Interpretive Summary: Currently many species of seeds are not stored in genebanks because they do not survive the low relative humidity and temperature conditions used to store seeds for extended times. A specific class of seeds from these species, often said to have intermediate storage behavior, survive extreme drying but do not survive low temperatures. Species in this category often produce lipids with unusual fatty acids that are highly desired for foods, plastics and lubricants. Using seeds of Cuphea carthagenensis as a model, we have demonstrated that the sensitivity to low temperatures arises from the high crystallization and melting temperatures of the storage lipids. The lipids within the seeds crystallize during storage and remain crystallized when the seeds imbibe water at room temperature. For reasons currently under investigation, interaction of water and crystallized lipids is lethal. The damage can be prevented by melting the lipids (with a 45C pulse) before the seeds are imbibed. Because we can prevent the damage imposed by genebanking conditions, we can now store this valuable germplasm.

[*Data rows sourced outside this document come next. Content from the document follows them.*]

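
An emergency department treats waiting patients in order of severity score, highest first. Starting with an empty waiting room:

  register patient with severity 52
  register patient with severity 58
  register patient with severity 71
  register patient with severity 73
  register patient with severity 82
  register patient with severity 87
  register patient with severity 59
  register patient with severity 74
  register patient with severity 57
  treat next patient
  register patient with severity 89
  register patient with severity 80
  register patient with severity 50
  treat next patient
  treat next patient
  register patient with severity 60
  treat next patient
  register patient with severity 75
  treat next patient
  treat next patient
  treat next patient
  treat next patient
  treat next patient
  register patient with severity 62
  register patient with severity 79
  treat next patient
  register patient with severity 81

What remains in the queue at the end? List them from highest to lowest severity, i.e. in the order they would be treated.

insert 52 → {52}
insert 58 → {58, 52}
insert 71 → {71, 58, 52}
insert 73 → {73, 71, 58, 52}
insert 82 → {82, 73, 71, 58, 52}
insert 87 → {87, 82, 73, 71, 58, 52}
insert 59 → {87, 82, 73, 71, 59, 58, 52}
insert 74 → {87, 82, 74, 73, 71, 59, 58, 52}
insert 57 → {87, 82, 74, 73, 71, 59, 58, 57, 52}
treat next patient → 87; now {82, 74, 73, 71, 59, 58, 57, 52}
insert 89 → {89, 82, 74, 73, 71, 59, 58, 57, 52}
insert 80 → {89, 82, 80, 74, 73, 71, 59, 58, 57, 52}
insert 50 → {89, 82, 80, 74, 73, 71, 59, 58, 57, 52, 50}
treat next patient → 89; now {82, 80, 74, 73, 71, 59, 58, 57, 52, 50}
treat next patient → 82; now {80, 74, 73, 71, 59, 58, 57, 52, 50}
insert 60 → {80, 74, 73, 71, 60, 59, 58, 57, 52, 50}
treat next patient → 80; now {74, 73, 71, 60, 59, 58, 57, 52, 50}
insert 75 → {75, 74, 73, 71, 60, 59, 58, 57, 52, 50}
treat next patient → 75; now {74, 73, 71, 60, 59, 58, 57, 52, 50}
treat next patient → 74; now {73, 71, 60, 59, 58, 57, 52, 50}
treat next patient → 73; now {71, 60, 59, 58, 57, 52, 50}
treat next patient → 71; now {60, 59, 58, 57, 52, 50}
treat next patient → 60; now {59, 58, 57, 52, 50}
insert 62 → {62, 59, 58, 57, 52, 50}
insert 79 → {79, 62, 59, 58, 57, 52, 50}
treat next patient → 79; now {62, 59, 58, 57, 52, 50}
insert 81 → {81, 62, 59, 58, 57, 52, 50}

[81, 62, 59, 58, 57, 52, 50]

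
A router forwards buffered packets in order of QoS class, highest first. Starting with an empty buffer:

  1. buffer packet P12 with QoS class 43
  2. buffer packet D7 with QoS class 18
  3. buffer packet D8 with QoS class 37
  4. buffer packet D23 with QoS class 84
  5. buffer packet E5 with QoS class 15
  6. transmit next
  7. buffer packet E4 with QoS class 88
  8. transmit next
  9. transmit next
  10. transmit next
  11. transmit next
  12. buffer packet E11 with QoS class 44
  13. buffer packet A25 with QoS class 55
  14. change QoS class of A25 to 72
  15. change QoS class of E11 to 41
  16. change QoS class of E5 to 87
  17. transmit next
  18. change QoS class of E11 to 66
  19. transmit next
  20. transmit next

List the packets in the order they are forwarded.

D23 → E4 → P12 → D8 → D7 → E5 → A25 → E11

add P12 (QoS class 43) → {P12:43}
add D7 (QoS class 18) → {P12:43, D7:18}
add D8 (QoS class 37) → {P12:43, D8:37, D7:18}
add D23 (QoS class 84) → {D23:84, P12:43, D8:37, D7:18}
add E5 (QoS class 15) → {D23:84, P12:43, D8:37, D7:18, E5:15}
transmit next → D23; now {P12:43, D8:37, D7:18, E5:15}
add E4 (QoS class 88) → {E4:88, P12:43, D8:37, D7:18, E5:15}
transmit next → E4; now {P12:43, D8:37, D7:18, E5:15}
transmit next → P12; now {D8:37, D7:18, E5:15}
transmit next → D8; now {D7:18, E5:15}
transmit next → D7; now {E5:15}
add E11 (QoS class 44) → {E11:44, E5:15}
add A25 (QoS class 55) → {A25:55, E11:44, E5:15}
update A25 to QoS class 72 → {A25:72, E11:44, E5:15}
update E11 to QoS class 41 → {A25:72, E11:41, E5:15}
update E5 to QoS class 87 → {E5:87, A25:72, E11:41}
transmit next → E5; now {A25:72, E11:41}
update E11 to QoS class 66 → {A25:72, E11:66}
transmit next → A25; now {E11:66}
transmit next → E11; now {}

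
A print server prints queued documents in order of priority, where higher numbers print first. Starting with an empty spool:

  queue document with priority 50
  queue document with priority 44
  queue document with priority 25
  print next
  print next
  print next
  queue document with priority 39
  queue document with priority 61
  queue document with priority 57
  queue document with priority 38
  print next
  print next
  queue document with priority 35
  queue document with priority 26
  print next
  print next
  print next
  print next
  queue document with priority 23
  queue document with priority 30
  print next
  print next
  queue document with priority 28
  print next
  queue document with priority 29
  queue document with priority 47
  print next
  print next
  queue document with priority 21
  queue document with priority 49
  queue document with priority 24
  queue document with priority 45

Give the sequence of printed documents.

insert 50 → {50}
insert 44 → {50, 44}
insert 25 → {50, 44, 25}
print next → 50; now {44, 25}
print next → 44; now {25}
print next → 25; now {}
insert 39 → {39}
insert 61 → {61, 39}
insert 57 → {61, 57, 39}
insert 38 → {61, 57, 39, 38}
print next → 61; now {57, 39, 38}
print next → 57; now {39, 38}
insert 35 → {39, 38, 35}
insert 26 → {39, 38, 35, 26}
print next → 39; now {38, 35, 26}
print next → 38; now {35, 26}
print next → 35; now {26}
print next → 26; now {}
insert 23 → {23}
insert 30 → {30, 23}
print next → 30; now {23}
print next → 23; now {}
insert 28 → {28}
print next → 28; now {}
insert 29 → {29}
insert 47 → {47, 29}
print next → 47; now {29}
print next → 29; now {}
insert 21 → {21}
insert 49 → {49, 21}
insert 24 → {49, 24, 21}
insert 45 → {49, 45, 24, 21}

50, 44, 25, 61, 57, 39, 38, 35, 26, 30, 23, 28, 47, 29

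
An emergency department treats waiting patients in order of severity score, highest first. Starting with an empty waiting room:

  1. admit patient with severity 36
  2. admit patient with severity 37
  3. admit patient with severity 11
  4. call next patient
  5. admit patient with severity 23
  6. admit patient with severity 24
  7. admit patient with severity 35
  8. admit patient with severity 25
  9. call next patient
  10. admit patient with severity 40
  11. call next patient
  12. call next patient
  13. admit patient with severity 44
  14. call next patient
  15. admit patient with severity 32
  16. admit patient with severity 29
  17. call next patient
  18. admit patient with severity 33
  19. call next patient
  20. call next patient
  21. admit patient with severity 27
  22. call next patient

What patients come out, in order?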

Seeds classified as having 'intermediate' storage physiology tolerate desiccation and low temperatures but store poorly under cold, dry conditions. Using seeds of Cuphea carthagenensis (Jacq.), we tested the hypothesis that the poor shelf life of intermediate seeds under dry, cool storage conditions can be attributed to phase changes in the storage lipids. While orthodox seeds survive storage for years, the viability of C. carthagenensis seeds stored at 5C decreased from 95 to 50% (P50) within 1 to 50 days depending on water content. Deterioration was slowest in seeds containing 0.04 g H2O /g dry mass (g/g) (RH = 12%). Longevity was greater for seeds stored at 25C compared to 5C (all water contents), but could be restored in the seeds stored at 5C and water contents less than 0.1 g/g if imbibition was preceded by a 45C treatment. The effects of water content and temperature on C. carthagenensis seed viability were related to the triacylglycerol phase behavior, specifically to the crystallization and melting temperatures and to the crystallization rate of triacylglycerols within the seed. In seeds of C. carthagenensis, storage lipids begin to crystallize at 6C during cooling, which contrasts with a crystalization temperature of less than -15C for seeds exhibiting orthodox storage behavior. At 5C, lipid crystallization within C. carthagenensis seeds progressed for 10 to over 200 days, depending on water content, and was slowest in seeds containing 0.04 g/ g. Germination of seeds decreased to 50% (P50) when between 16 and 38% of the triacylglycerols were crystallized. The restoration of germination in seeds stored at 5C by a 45C pulse is attributed to lipid melting transitions which are complete at 45C. Our results demonstrate interactions between water and triacylglycerols in seeds that have not been reported previously: 1) water content affects the propensity of triacylglycerols to crystallize and 2) hydration of seed containing crystallized triacylglycerols is lethal. We believe that these interactions form the basis of the syndrome of damage experienced when seeds with intermediate storage physiologies are placed in long-term storage.